The Duke of Wellington, por Thomas Lawrence, pintado c. 1815-1816. Acedido em https://en.wikipedia.org/wiki/Arthur_Wellesley,_1st_Duke_of_Wellington
[Segundo António José Telo, a estratégia inglesa não visou proteger as populações portuguesas e nem sequer expulsar rapidamente o invasor, mas desgastar na Península os exércitos napoleónicos. Porque não interessava uma vitória rápida, evitaram-se as grandes batalhas e, quando estas foram inevitáveis, como a do Buçaco em 1810, os seus resultados não foram explorados. Wellesley (futuro duque de Wellington) rumou para Sul, abandonando Coimbra ao saque dos invasores, que decorreu nos dias 1, 2 e 3 de Outubro de 1810, até ser reconquistada pelas milícias comandadas pelo coronel Trant.

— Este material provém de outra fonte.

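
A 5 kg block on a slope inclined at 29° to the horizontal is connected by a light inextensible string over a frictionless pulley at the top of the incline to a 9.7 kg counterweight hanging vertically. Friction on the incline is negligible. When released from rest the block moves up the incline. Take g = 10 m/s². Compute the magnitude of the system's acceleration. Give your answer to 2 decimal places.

4.95 m/s²

For the block on the incline: the weight component along the slope is m₁g sin 29° = 5 × 10 × 0.4848 = 24.240 N and the normal force is N = m₁g cos 29° = 43.731 N.
Newton's second law for the block (up-slope positive): T − 24.240 = 5 a. For the hanging counterweight (downward positive): 9.7 × 10 − T = 9.7 a.
Adding the two equations eliminates T: 72.760 = 14.7 a, so a = 4.9497 m/s².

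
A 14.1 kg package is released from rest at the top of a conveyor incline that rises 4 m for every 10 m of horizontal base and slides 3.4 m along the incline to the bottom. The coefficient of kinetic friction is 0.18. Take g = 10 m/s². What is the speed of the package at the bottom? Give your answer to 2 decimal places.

3.73 m/s

The weight component along the incline is mg sin 21.80° = 52.366 N and the normal force is N = mg cos 21.80° = 130.915 N.
Friction up the slope is f = μN = 0.18 × 130.915 = 23.565 N, so the net downslope force is 52.366 − 23.565 = 28.801 N and a = 28.801 / 14.1 = 2.0426 m/s².
Starting from rest over a distance of 3.4 m, v² = 2aL = 2 × 2.0426 × 3.4 = 13.8897, so v = 3.7269 m/s.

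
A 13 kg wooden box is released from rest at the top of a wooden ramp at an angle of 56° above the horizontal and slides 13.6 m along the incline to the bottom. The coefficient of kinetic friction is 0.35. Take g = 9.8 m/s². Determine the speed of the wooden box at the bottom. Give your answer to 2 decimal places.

12.99 m/s

The weight component along the incline is mg sin 56° = 105.619 N and the normal force is N = mg cos 56° = 71.241 N.
Friction up the slope is f = μN = 0.35 × 71.241 = 24.934 N, so the net downslope force is 105.619 − 24.934 = 80.685 N and a = 80.685 / 13 = 6.2065 m/s².
Starting from rest over a distance of 13.6 m, v² = 2aL = 2 × 6.2065 × 13.6 = 168.8168, so v = 12.9930 m/s.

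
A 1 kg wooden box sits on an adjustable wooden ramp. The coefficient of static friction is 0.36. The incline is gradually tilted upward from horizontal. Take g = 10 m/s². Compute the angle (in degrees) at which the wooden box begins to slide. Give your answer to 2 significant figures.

20°

At the threshold of sliding, static friction is at its maximum μ_s N and exactly balances the weight component along the incline: mg sin θ = μ_s mg cos θ.
Hence tan θ = μ_s = 0.36, so θ = arctan(0.36) = 19.7989°.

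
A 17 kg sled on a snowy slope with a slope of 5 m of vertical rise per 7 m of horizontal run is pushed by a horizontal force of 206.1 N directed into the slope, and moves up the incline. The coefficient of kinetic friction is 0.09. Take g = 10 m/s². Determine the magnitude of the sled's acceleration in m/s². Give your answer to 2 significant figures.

The horizontal push has components F cos 35.54° = 206.1 × 0.8137 = 167.704 N up the incline and F sin 35.54° = 206.1 × 0.5812 = 119.785 N pressing into the surface.
The normal force is therefore N = mg cos 35.54° + F sin 35.54° = 138.329 + 119.785 = 258.114 N, and kinetic friction down the slope is μN = 0.09 × 258.114 = 23.230 N.
Along the incline: F cos 35.54° − mg sin 35.54° − μN = ma, so 167.704 − 98.804 − 23.230 = 17 a, giving a = 2.6865 m/s².

2.7 m/s²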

… Em Março de 1811 os Franceses iniciaram a retirada. Desesperados pela fome, buscando mais a sobrevivência do que o combate, levaram as atrocidades ao último grau, apanhando as populações em fuga, a quem torturavam e matavam para lhes extorquir víveres. Coimbra foi poupada, pois Massena não conseguiu entrar na cidade. Conduziu então os seus homens para Espanha pela margem sul do rio Mondego, onde a carnificina prosseguiu.
Nos dias 19 e 20 de Março, sem encontrar nada para comer, as tropas francesas espalhavam-se por Pinhanços, Sandomil, Penalva do Castelo, Celorico da Beira, Vila Cortês, Vinhó, Gouveia, Moimenta da Serra, etc.
… Em Coimbra, já no mês de Junho de 1810 se vivia uma situação aflitiva: os sucessivos sacrifícios impostos desde 1808 e a contínua chegada e passagem de tropas com o consequente aboletamento compulsivo, a imundície acumulada, a escassez de víveres e alta de preços, conduzia à miséria e à doença grande parte da população. Em reunião de 17 de Junho da Mesa da Misericórdia, afirma-se que vivendo-se “tantas e tão extraordinárias necessidades”, “... a numerosa classe da mesma pobreza se acha reduzida à maior consternação e miséria, tendo subido o preço do pão a treze e a catorze tostões a medida, com cujo preço não tem proporção alguma os lucros e os meios dos jornaleiros e oficiais mecânicos e geralmente de toda a mesma pobreza, a qual por isso tem padecido e actualmente padece as mais rigorosas fomes, acrescendo a este flagelo o horroroso contágio que tanto tem grassado nesta cidade e suas circunvizinhanças desde os princípios do corrente ano e que infelizmente ate aqui não tem diminuído”.
…As vítimas da diocese de Coimbra
Mapa 1. Op. cit., pg. 9
… A pilhagem de Coimbra, de 1 a 3 de Outubro de 1810, foi absolutamente devastadora e não tem sido devidamente valorizada pelos historiadores, não obstante ter sido cabalmente comprovada já em 1944 por Maria Ermelinda Fernandes Martins. Só a Universidade escapou parcialmente, protegida pelos cuidados dos oficiais portugueses que integravam as tropas invasoras. As residências das populações humildes também não foram poupadas. Quando regressaram não possuíam uma peça de mobiliário ou um fato com que se cobrissem. Aos Franceses tinham-se seguido as pilhagens feitas pelo povo que, entretanto, voltara e pelos refugiados das zonas a sul do Mondego.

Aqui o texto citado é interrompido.